Rio Tinto boss Jean-Sebastien Jacques and two senior executives will exit the company after an investor revolt over the destruction of the ancient Juukan Gorge rock shelters in Western Australia.

Mr Jacques, iron ore boss Chris Salisbury and corporate affairs boss Simone Niven will all depart the company within the next year.

The mining giant said the departure was by “mutual agreement”.

“What happened at Juukan was wrong and we are determined to ensure that the destruction of a heritage site of such exceptional archaeological and cultural significance never occurs again at a Rio Tinto operation,” Rio Tinto chairman Simon Thompson said.

“We are also determined to regain the trust of the Puutu Kunti Kurrama and Pinikura people and other Traditional Owners.”

The Rio board had initially ruled that financial penalties were sufficient for the three executives, stripping $7 million from their 2020 bonuses.

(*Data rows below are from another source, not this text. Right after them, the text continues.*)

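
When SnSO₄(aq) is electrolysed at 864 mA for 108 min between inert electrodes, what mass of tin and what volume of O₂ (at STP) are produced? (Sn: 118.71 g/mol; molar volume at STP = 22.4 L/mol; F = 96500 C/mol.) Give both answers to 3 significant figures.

3.44 g Sn; 0.325 L O₂

Q = 0.864 × 6480 = 5599 C; n(e⁻) = 5599 / 96500 = 0.05802 mol
Cathode: Sn²⁺ + 2e⁻ → Sn → n(Sn) = 0.05802/2 = 0.02901 mol → 3.44 g
Anode: 2H₂O → O₂ + 4H⁺ + 4e⁻ → n(O₂) = 0.05802/4 = 0.01451 mol → 0.325 L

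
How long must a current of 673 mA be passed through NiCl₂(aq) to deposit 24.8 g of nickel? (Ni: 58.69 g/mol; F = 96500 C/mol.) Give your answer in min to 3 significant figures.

n(Ni) = 24.8 / 58.69 = 0.4226 mol
Ni²⁺ + 2e⁻ → Ni, so n(e⁻) = 2 × 0.4226 = 0.8452 mol
Q = 0.8452 × 96500 = 81560 C
t = Q / I = 81560 / 0.673 = 1.212×10^5 s = 2020 min

2020 min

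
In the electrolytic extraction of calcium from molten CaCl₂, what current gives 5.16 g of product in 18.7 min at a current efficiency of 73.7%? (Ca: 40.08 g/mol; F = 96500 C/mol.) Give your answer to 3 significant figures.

n(Ca) = 5.16 / 40.08 = 0.1287 mol
Ca²⁺ + 2e⁻ → Ca, so n(e⁻) = 2 × 0.1287 = 0.2574 mol
Q = 0.2574 × 96500 / 0.737 = 33700 C
I = Q / t = 33700 / 1122 s = 30.0 A

30.0 A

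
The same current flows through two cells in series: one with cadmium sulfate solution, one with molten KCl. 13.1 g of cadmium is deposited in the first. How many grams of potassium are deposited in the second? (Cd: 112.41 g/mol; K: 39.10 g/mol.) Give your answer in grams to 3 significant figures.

n(Cd) = 13.1 / 112.41 = 0.1165 mol
Cd²⁺ + 2e⁻ → Cd, so n(e⁻) = 2 × 0.1165 = 0.2330 mol
The cells are in series, so the same charge (and hence the same n(e⁻) = 0.2330 mol) passes through both.
K⁺ + e⁻ → K, so n(K) = 0.2330 mol
m(K) = 0.2330 × 39.10 = 9.11 g

9.11 g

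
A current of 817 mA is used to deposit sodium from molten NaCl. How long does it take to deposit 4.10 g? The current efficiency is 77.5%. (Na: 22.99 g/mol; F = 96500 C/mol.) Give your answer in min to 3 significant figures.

n(Na) = 4.10 / 22.99 = 0.1783 mol
Na⁺ + e⁻ → Na, so n(e⁻) = 0.1783 mol
Q = 0.1783 × 96500 / 0.775 = 22200 C
t = Q / I = 22200 / 0.817 = 27170 s = 453 min

453 min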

Today’s decision follows months of escalating pressure from Aboriginal groups, shareholders and government officials after Rio Tinto blew up caves in the Pilbara region which had significant importance to the traditional owners of the land in May.

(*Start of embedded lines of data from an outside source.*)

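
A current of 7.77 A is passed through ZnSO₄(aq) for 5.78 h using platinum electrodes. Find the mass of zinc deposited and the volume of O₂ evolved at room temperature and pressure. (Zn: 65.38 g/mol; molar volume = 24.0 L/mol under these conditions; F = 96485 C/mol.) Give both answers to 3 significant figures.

54.8 g Zn; 10.1 L O₂

Q = 7.77 × 20808 = 1.617×10^5 C; n(e⁻) = 1.617×10^5 / 96485 = 1.676 mol
Cathode: Zn²⁺ + 2e⁻ → Zn → n(Zn) = 1.676/2 = 0.8380 mol → 54.8 g
Anode: 2H₂O → O₂ + 4H⁺ + 4e⁻ → n(O₂) = 1.676/4 = 0.4190 mol → 10.1 L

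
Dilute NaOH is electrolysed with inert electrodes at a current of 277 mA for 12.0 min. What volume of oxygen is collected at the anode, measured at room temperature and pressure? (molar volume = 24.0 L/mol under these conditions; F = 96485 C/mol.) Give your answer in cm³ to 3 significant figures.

Charge passed = 0.277 × 720 = 199.4 C
n(e⁻) = 199.4 / 96485 = 0.002067 mol
2H₂O → O₂ + 4H⁺ + 4e⁻, so n(O₂) = 0.002067 / 4 = 5.168×10^-4 mol
V = 5.168×10^-4 × 24.0 = 0.01240 L
= 12.4 cm³

12.4 cm³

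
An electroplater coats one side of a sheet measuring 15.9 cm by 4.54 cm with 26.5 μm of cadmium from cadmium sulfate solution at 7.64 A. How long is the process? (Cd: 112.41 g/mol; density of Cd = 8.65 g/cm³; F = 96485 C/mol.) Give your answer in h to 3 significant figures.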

The mining giant had approval for the blast but subsequent evidence indicated the traditional owners did not provide informed consent.

Rio has admitted overlooking key information about the cultural significance of the sites and not informing the PKKP that it had examined other options for expanding its mine that did not involve damaging the rock shelters.

Rio has faced significant investor backlash over the blast, which allowed it to extract an additional $US135 million ($A188 million) worth of high-grade iron ore.

Members of a Senate committee are expected next month to visit PKKP country as they continue to examine the incident.

It’s understood the committee wants to meet with PKKP representatives before recalling Rio to give further evidence.